Major ruling will ease status of migrant mothers with Cypriot kids

THE EU’S top court has ruled that foreign parents of children with EU citizenship have the right to reside and work in the country where their children are nationals.

The Grand Chamber of the European Court of Justice (ECJ) ruled last week that a member state cannot deprive third country nationals of the right to reside and work in that country if their children, who are their dependents, are citizens of that country.

The matter was brought before the ECJ by a Belgian court dealing with an appeal by Columbian national Ruiz Zambrano who applied for asylum in Belgium in 1999. His application was rejected in 2000 and he, along with his wife and child, were ordered to leave the country.

However, the Belgian authorities noted that he could not be sent back to Colombia in view of the civil war in the country.

The Zambranos continued to stay in Belgium and had two more children who acquired Belgian nationality.

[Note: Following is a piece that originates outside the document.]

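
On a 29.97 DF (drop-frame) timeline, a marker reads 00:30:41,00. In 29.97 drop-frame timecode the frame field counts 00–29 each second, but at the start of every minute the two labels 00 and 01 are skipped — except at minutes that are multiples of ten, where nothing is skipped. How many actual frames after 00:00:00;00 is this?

As if non-drop at 30 labels/s: (0 × 3600 + 30 × 60 + 41) × 30 + 0 = 55230.
Minute boundaries passed: 30; those not divisible by 10: 30 − 3 = 27; dropped labels = 2 × 27 = 54.
Actual frame index = 55230 − 54 = 55176.

55176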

The Belgian authorities rejected repeated applications by the parents for regularisation of the parents’ status, as ascendants of EU citizens, which would have afforded them work permits and access to unemployment benefits when they could not find jobs.

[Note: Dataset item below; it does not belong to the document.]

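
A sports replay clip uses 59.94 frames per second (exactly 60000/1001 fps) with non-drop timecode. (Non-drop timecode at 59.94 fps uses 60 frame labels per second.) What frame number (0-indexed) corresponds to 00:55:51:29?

201089

Total seconds to the label: (0 × 3600 + 55 × 60 + 51) = 3351.
Frame index = 3351 × 60 + 29 = 201089.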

Doros Polycarpou of migrant support group KISA described the latest ruling as “very important”.

“In a very brief ruling, the court said that based on Article 20 of the TFEU, from the moment the child of a family is a citizen of any member state, and lives in that country, the whole family is afforded rights of a citizen,” he said.

Polykarpou said KISA has been lobbying the government for years to change the status of third country parents with children who are Cypriot nationals.

“They are usually single women and they need protection, some sort of secure status, instead of simply living under the status of ‘visitor’,” he added.

As a visitor, the third country national whose husband and child may be Cypriot has no right to work, nor any access to welfare or health benefits, even though the labour ministry may turn a blind eye to their employment, he said.